His table shows js is 40x slower on matrix multiplication.

driverdan · on April 28, 2012

If you look at the code it's not using WebWorkers. It's pretty unfair to compare single threaded vs multithreaded. I don't know how JS would perform with better code but it'd certainly be better than 40x slower.

batista · on April 28, 2012

And nearly the same or better in every other area.

platzhirsch · on April 28, 2012

Ergo, JavaScript isn't the fasted language for that matters, because matrix multiplication is too important.

friggeri · on April 28, 2012

Except that the matrix multiplication benchmark uses pure javascript (see the source here: https://github.com/JuliaLang/julia/blob/master/test/perf/per...). I wonder how JS would do with bindings to LAPACK.
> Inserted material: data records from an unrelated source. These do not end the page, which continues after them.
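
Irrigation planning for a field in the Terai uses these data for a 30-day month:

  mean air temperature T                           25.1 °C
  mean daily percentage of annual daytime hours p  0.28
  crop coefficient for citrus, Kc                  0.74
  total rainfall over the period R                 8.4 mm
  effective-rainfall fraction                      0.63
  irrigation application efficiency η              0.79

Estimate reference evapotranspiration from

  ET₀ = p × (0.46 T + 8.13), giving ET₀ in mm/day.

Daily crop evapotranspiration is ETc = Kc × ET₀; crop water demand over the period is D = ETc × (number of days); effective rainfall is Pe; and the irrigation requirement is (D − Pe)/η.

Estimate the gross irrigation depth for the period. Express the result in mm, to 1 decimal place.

148.1 mm

ET₀ = 0.28 × (0.46 × 25.1 + 8.13) = 0.28 × 19.676 = 5.5093 mm/d
ETc = Kc × ET₀ = 0.74 × 5.5093 = 4.0769 mm/d
Crop demand D = ETc × 30 d = 4.0769 × 30 = 122.307 mm
Pe = 0.63 × 8.4 = 5.292 mm
D − Pe = 122.307 − 5.292 = 117.015 mm
Gross irrigation = 117.015 / 0.79 = 148.120 mm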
And then there is a bias in those benchmarks, see for example the ones for quicksort: in Python they only time the duration of the sort itself, whereas (at least in Julia and JS) they time both the creation of the random array and the time needed to sort it.

simonster · on April 28, 2012

It's not just that. It's that there's no concept of a vector or matrix at all, and no operator overloading to allow these concepts to be introduced into the language in an idiomatic way. You could put these things into a bastardized JavaScript JIT, but that seems at least as awkward as Julia.

btilly · on April 28, 2012

http://coffeescript.org/ has demonstrated how to fix that problem.

If the underlying engine is fast, a more convenient syntax can be introduced.

simonster · on April 28, 2012

I thought about this a little bit, and I don't think this would be very trivial. CoffeeScript is designed to map easily onto JavaScript. A transcompiler that compiles JavaScript with matrix extensions to performant plain JavaScript would likely be significantly more complex than the CoffeeScript transcompiler.

Consider that you want to translate the matrix operation A * B into A.times(B). You have two options:

1) Figure out what's a matrix before runtime, using static type inference. 2) Translate the code into JavaScript that determines whether to treat the code as a matrix at runtime.

In the first case, you don't need a JIT at all. JITs exist largely because you can't do perfect type inference in dynamic languages. If you can do perfect type inference on all acceptable code (a la RPython), or if you require type annotations, you can compile straight to C or machine code.

In the second case, you take a speed hit of 25-50% on scalar operations for the guard, at least in modern versions of SpiderMonkey and V8 (see http://jsperf.com/cost-of-multiplication-via-function).

You can probably get acceptable performance out of combining static type inference with guards. My understanding is that this is what SpiderMonkey does internally. But at this point, it might be easier to integrate your functionality into an existing JIT than to write your transcompiler with type inference, particularly since you will have to implement matrix and vector ops inside the JS engine to achieve acceptable performance anyway.

sycren · on April 28, 2012

or there is no dedicated library for matrix multiplication compared to the other languages..

cassandravoiton · on April 28, 2012

More to the point - who cares. All these languages are hopelessly slow. If performance matters do it in a performant language like C++, C or FORTRAN. If it does not matter - then it does not matter and so stop going on about it.

simonster · on April 28, 2012

No, it does matter. A lot of scientific computation is one-time-use code. What one cares about is the amount of time to write, execute, and debug the code. If it will take you much less time to write the code in a high-level language (which is usually the reason people use high-level languages), it may very well be worth the 2x performance hit from Julia, or even the larger performance hits of MATLAB and R. Additionally, when the amount of time spent performing vector and matrix operations greatly exceeds the amount of time spent in the interpreter, most of these languages will be as fast as C.

I write MATLAB code that takes 5 minutes to run on a regular basis. If I were to write it in C, I would lose productivity, because it would take much more than 5 minutes longer to write. If I were to write it in Julia, it would probably take about the same amount of time to write, but I would hypothetically have the results in a few seconds. That matters.